Patient-friendly simplification and translation of neuroradiology impressions using artificial intelligence.
Authors
Affiliations (10)
Affiliations (10)
- Department of Neurosurgery, Mass General Brigham, Boston, MA, USA.
- Div. of Medical Sciences, Harvard Medical School, Boston, MA, USA.
- Harvard Medical School, Boston, MA, USA.
- Department of Radiology, Mass General Brigham, Boston, MA, USA.
- Department of Neurology, Mass General Brigham, Boston, MA, USA.
- Department of Medicine, Mass General Brigham, Boston, MA, USA.
- Department of Dermatology, Beth Israel Deaconess Medical Center, Boston, MA, USA.
- Georgetown University School of Medicine, Washington, DC, USA.
- Department of Neurosurgery, Mass General Brigham, Boston, MA, USA. [email protected].

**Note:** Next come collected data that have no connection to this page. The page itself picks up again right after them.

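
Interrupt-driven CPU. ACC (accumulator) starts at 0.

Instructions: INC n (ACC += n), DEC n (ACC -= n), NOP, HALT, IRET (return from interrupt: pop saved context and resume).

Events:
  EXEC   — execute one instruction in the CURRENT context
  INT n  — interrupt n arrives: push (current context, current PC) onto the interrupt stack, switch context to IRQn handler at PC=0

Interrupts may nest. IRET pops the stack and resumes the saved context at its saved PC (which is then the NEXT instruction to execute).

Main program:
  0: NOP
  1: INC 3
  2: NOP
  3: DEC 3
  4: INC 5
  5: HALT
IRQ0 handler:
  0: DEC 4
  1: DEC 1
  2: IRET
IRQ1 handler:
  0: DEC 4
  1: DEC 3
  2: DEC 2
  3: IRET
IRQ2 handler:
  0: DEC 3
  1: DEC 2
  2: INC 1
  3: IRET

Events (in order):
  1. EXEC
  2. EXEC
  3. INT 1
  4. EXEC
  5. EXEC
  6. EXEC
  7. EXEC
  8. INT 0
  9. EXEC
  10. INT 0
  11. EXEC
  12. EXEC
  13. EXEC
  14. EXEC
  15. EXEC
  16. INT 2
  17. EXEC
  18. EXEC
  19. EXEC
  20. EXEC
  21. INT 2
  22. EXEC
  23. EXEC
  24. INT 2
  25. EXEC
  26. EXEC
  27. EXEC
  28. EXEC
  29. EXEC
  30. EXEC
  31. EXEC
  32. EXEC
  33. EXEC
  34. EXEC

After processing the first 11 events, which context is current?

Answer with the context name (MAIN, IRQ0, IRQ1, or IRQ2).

Event 1 (EXEC): [MAIN] PC=0: NOP
Event 2 (EXEC): [MAIN] PC=1: INC 3 -> ACC=3
Event 3 (INT 1): INT 1 arrives: push (MAIN, PC=2), enter IRQ1 at PC=0 (depth now 1)
Event 4 (EXEC): [IRQ1] PC=0: DEC 4 -> ACC=-1
Event 5 (EXEC): [IRQ1] PC=1: DEC 3 -> ACC=-4
Event 6 (EXEC): [IRQ1] PC=2: DEC 2 -> ACC=-6
Event 7 (EXEC): [IRQ1] PC=3: IRET -> resume MAIN at PC=2 (depth now 0)
Event 8 (INT 0): INT 0 arrives: push (MAIN, PC=2), enter IRQ0 at PC=0 (depth now 1)
Event 9 (EXEC): [IRQ0] PC=0: DEC 4 -> ACC=-10
Event 10 (INT 0): INT 0 arrives: push (IRQ0, PC=1), enter IRQ0 at PC=0 (depth now 2)
Event 11 (EXEC): [IRQ0] PC=0: DEC 4 -> ACC=-14

Answer: IRQ0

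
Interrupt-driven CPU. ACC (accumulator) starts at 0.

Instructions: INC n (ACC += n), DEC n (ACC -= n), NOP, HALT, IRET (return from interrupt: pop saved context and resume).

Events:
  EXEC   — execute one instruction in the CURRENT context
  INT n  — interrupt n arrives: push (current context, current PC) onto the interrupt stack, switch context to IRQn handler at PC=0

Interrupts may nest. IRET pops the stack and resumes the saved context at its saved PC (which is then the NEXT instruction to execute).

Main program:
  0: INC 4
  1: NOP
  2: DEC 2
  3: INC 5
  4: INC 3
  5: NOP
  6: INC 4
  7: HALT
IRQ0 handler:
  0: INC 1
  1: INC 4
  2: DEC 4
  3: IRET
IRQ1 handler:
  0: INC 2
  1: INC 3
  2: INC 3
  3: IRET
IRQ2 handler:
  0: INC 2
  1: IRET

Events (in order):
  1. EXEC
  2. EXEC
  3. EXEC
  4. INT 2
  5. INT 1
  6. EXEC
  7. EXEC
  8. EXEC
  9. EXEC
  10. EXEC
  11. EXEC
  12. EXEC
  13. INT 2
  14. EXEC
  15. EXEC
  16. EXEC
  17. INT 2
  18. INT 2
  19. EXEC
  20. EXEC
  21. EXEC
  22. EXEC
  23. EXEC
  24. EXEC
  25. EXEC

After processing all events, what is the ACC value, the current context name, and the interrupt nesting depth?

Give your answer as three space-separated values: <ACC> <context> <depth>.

Answer: 30 MAIN 0

Derivation:
Event 1 (EXEC): [MAIN] PC=0: INC 4 -> ACC=4
Event 2 (EXEC): [MAIN] PC=1: NOP
Event 3 (EXEC): [MAIN] PC=2: DEC 2 -> ACC=2
Event 4 (INT 2): INT 2 arrives: push (MAIN, PC=3), enter IRQ2 at PC=0 (depth now 1)
Event 5 (INT 1): INT 1 arrives: push (IRQ2, PC=0), enter IRQ1 at PC=0 (depth now 2)
Event 6 (EXEC): [IRQ1] PC=0: INC 2 -> ACC=4
Event 7 (EXEC): [IRQ1] PC=1: INC 3 -> ACC=7
Event 8 (EXEC): [IRQ1] PC=2: INC 3 -> ACC=10
Event 9 (EXEC): [IRQ1] PC=3: IRET -> resume IRQ2 at PC=0 (depth now 1)
Event 10 (EXEC): [IRQ2] PC=0: INC 2 -> ACC=12
Event 11 (EXEC): [IRQ2] PC=1: IRET -> resume MAIN at PC=3 (depth now 0)
Event 12 (EXEC): [MAIN] PC=3: INC 5 -> ACC=17
Event 13 (INT 2): INT 2 arrives: push (MAIN, PC=4), enter IRQ2 at PC=0 (depth now 1)
Event 14 (EXEC): [IRQ2] PC=0: INC 2 -> ACC=19
Event 15 (EXEC): [IRQ2] PC=1: IRET -> resume MAIN at PC=4 (depth now 0)
Event 16 (EXEC): [MAIN] PC=4: INC 3 -> ACC=22
Event 17 (INT 2): INT 2 arrives: push (MAIN, PC=5), enter IRQ2 at PC=0 (depth now 1)
Event 18 (INT 2): INT 2 arrives: push (IRQ2, PC=0), enter IRQ2 at PC=0 (depth now 2)
Event 19 (EXEC): [IRQ2] PC=0: INC 2 -> ACC=24
Event 20 (EXEC): [IRQ2] PC=1: IRET -> resume IRQ2 at PC=0 (depth now 1)
Event 21 (EXEC): [IRQ2] PC=0: INC 2 -> ACC=26
Event 22 (EXEC): [IRQ2] PC=1: IRET -> resume MAIN at PC=5 (depth now 0)
Event 23 (EXEC): [MAIN] PC=5: NOP
Event 24 (EXEC): [MAIN] PC=6: INC 4 -> ACC=30
Event 25 (EXEC): [MAIN] PC=7: HALT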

- Harvard Medical School, Boston, MA, USA. [email protected].
Abstract
Healthcare systems in the United States are now mandated to provide patients with immediate access to medical results. Access to complex results prior to appropriate clinical follow-up may cause confusion and fear, especially in populations with limited health literacy and English language proficiency. In this study, we demonstrate a use case of large language models (LLMs) to simplify and translate complex medical information for patients. We collected a consecutive series of brain MRI (N = 200), head CT (N = 100), and spine MRI (N = 200) reports, prompting a GPT-4o model to simplify these reports to a middle-school reading level and translate a subset of them to Spanish. Critically, two independent neuroradiology raters compared the simplified report impressions to the original report impressions, and found low rates of hallucinations, omissions, and imprecisions. The reading grade of the report impressions decreased from approximately college to approximately middle-school level, and readability improved across several text complexity metrics. Additionally, simplified impressions were classified as more neutral and less fearful. Machine generated translations of simplified impressions were statistically indistinguishable from manual translations as assessed by certified interpreters. In sum, we present a scalable, patient-friendly approach to promote healthcare literacy and engagement.